Nel corso di una Fiera di Torino alluvionata da eventi mediatici e scritture ibride, dai lucchetti di Moccia alla conversione di Lindo Ferretti, è stato per me un vero piacere imbattermi in qualche piccolo editore coraggioso capace di affrontare le asprezze del mercato senza scadere nella massificazione dell’offerta. Nascosti tra i poderosi allestimenti delle grandi case editrici, qua è la nei padiglioni fiorivano stands capaci di attirare immediatamente le mie attenzioni: da quello di “Sensibili alle Foglie” che hanno ristampato l’opera omnia (o quasi) del filosofo Georges Lapassade, a “L’orecchio acerbo” che affronta con grafica e materiali impensabili la letteratura per l’infanzia, alle edizioni Tunuè che affrontano il genere del fumetto con impressionante rigore filologico.

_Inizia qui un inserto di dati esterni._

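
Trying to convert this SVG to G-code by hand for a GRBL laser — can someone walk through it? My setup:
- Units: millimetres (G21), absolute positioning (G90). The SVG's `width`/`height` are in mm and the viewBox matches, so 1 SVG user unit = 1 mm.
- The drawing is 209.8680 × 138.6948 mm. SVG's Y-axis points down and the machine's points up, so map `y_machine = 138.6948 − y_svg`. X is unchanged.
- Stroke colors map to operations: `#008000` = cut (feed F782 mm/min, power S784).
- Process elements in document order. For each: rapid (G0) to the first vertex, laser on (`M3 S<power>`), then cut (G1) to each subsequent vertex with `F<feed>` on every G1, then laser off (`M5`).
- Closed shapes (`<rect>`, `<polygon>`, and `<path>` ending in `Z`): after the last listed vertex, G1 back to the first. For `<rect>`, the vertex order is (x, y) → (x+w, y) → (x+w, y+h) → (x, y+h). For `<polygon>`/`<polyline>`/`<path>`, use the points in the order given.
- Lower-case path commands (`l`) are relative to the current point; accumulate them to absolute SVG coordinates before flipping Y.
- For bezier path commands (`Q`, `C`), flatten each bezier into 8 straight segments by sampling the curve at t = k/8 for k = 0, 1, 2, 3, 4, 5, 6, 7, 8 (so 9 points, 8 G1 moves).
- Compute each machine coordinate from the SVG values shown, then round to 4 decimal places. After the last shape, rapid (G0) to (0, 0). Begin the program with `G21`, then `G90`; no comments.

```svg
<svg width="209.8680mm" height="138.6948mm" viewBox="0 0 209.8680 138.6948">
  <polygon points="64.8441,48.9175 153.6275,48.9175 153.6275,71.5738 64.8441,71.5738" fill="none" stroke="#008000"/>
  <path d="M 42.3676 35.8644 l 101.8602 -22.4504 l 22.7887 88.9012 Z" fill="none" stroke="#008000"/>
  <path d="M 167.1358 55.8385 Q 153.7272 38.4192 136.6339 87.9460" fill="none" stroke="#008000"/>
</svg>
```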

Il primo libro che mi sono sparato di ritorno alla base, ad esempio, fa parte di una collana denominata I sassi, dell’editore Nottetempo, una collana dove a soli 3 euro si possono acquistare pillole di saggezza a cura di grandi prosatori del pensiero mobile, da Hanna Harendt a Levi Strauss dalla Yourcenar a Karl Marx.
E proprio di Carlo Marx hanno ristampato questo geniale libello dal titolo “Elogio del crimine”, con una prefazione di Andrea Camilleri intitolata “Il rinascimento e l’orologio a cucù”.

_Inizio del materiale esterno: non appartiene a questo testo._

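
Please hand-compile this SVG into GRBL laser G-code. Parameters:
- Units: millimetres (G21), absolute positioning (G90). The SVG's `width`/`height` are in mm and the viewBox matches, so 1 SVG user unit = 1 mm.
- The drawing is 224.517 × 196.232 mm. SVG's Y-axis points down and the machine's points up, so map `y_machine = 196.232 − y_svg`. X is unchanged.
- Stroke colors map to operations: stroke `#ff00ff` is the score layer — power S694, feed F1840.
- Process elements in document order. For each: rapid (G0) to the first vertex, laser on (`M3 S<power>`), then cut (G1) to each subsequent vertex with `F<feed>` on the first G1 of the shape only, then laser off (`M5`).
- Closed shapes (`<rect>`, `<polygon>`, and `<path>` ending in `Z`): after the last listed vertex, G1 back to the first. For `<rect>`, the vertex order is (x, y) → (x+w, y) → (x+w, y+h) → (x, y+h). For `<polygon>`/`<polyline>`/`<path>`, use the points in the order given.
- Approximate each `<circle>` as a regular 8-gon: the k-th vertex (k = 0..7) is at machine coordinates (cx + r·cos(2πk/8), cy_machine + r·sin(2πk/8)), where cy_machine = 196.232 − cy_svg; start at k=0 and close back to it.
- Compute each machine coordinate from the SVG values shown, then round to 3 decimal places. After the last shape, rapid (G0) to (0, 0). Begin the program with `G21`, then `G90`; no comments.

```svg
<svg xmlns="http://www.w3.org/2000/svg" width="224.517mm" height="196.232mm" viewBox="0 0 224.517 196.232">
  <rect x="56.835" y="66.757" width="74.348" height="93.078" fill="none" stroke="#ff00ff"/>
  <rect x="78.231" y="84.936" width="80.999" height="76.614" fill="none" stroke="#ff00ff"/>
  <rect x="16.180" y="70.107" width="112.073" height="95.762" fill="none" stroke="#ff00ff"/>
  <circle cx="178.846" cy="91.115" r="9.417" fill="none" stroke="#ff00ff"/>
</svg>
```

1 u = 1 mm; y_m = 196.232 − y.

[1] `<rect>` rectangle, #ff00ff→score S694 F1840: (56.835,129.475) → (131.183,129.475) → (131.183,36.397) → (56.835,36.397) → (56.835,129.475) (closed)

[2] `<rect>` rectangle, #ff00ff→score S694 F1840: (78.231,111.296) → (159.230,111.296) → (159.230,34.682) → (78.231,34.682) → (78.231,111.296) (closed)

[3] `<rect>` rectangle, #ff00ff→score S694 F1840: (16.180,126.125) → (128.253,126.125) → (128.253,30.363) → (16.180,30.363) → (16.180,126.125) (closed)

[4] `<circle>` circle, #ff00ff→score S694 F1840: (188.263,105.117) → (185.505,111.776) → (178.846,114.534) → (172.187,111.776) → (169.429,105.117) → (172.187,98.458) → (178.846,95.700) → (185.505,98.458) → (188.263,105.117) (closed)

G21
G90
G0 X56.835 Y129.475
M3 S694
G1 X131.183 Y129.475 F1840
G1 X131.183 Y36.397
G1 X56.835 Y36.397
G1 X56.835 Y129.475
M5
G0 X78.231 Y111.296
M3 S694
G1 X159.230 Y111.296 F1840
G1 X159.230 Y34.682
G1 X78.231 Y34.682
G1 X78.231 Y111.296
M5
G0 X16.180 Y126.125
M3 S694
G1 X128.253 Y126.125 F1840
G1 X128.253 Y30.363
G1 X16.180 Y30.363
G1 X16.180 Y126.125
M5
G0 X188.263 Y105.117
M3 S694
G1 X185.505 Y111.776 F1840
G1 X178.846 Y114.534
G1 X172.187 Y111.776
G1 X169.429 Y105.117
G1 X172.187 Y98.458
G1 X178.846 Y95.700
G1 X185.505 Y98.458
G1 X188.263 Y105.117
M5
G0 X0.000 Y0.000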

Diciamo subito che tra le due scritture quella che suona decisamente più moderna ed efficace è quella del filosofo di Treviri, capace di esprimersi con un linguaggio decisamente ammaliante e dal grande valore sia letterario che filosofico. Zio Carlo Marx in 4 paginette agili e snelle ci convince del ruolo decisamente positivo svolto dal crimine sotto il profilo della produttività socioeconomica dell’intera collettività. Il delinquente con il suo crimine produce ed alimenta dinamiche economiche, il delinquente con il suo crimine giustifica l’esistenza di una serie di categorie professionali, dai giudici agli sbirri, dai professori di diritto agli scrittori di gialli (come Camilleri, appunto). “Il delinquente - afferma Marx - sprona le forze produttive, rompendo la monotonia e la banale sicurezza della vita borghese”. Il crimine arricchisce la società, quindi, ed anche le arti, è la conclusione dell’inventore del materialismo storico, che chiude il saggio citando un saggio di Mandeville, un polemista di fine settecento che nel suo “La Favola delle Api” aveva dimostrato come tutto il complesso apparato sociale delle api, volto al beneficio di tutto l’alveare, in effetti abbia la sua molla propulsiva (il classico motore immobile) nell’egoismo delle singole api.
L’introduzione di Camilleri (che consiglio di leggere dopo aver letto il testo di Marx) ci informa meglio su questo Mandeville, inserendolo all’interno di una corrente di satira paradossale che ha il suo maggior epigono nello Swift di “Modesta Proposta” (dove si propone di risolvere il problema dell’infanzia povera arrostendo i neonati e servendoli come cibo pregiato).
In effetti, a ben vedere, al di là dei pamphlet satirici e di proposte goliardiche, la logica dell’egoismo individuale è stata in quegli anni scelta da Adam Smith per gettare le basi ideologiche del liberismo e dell’intera società capitalista, per cui è naturale che zio Marx ne parlasse. O no?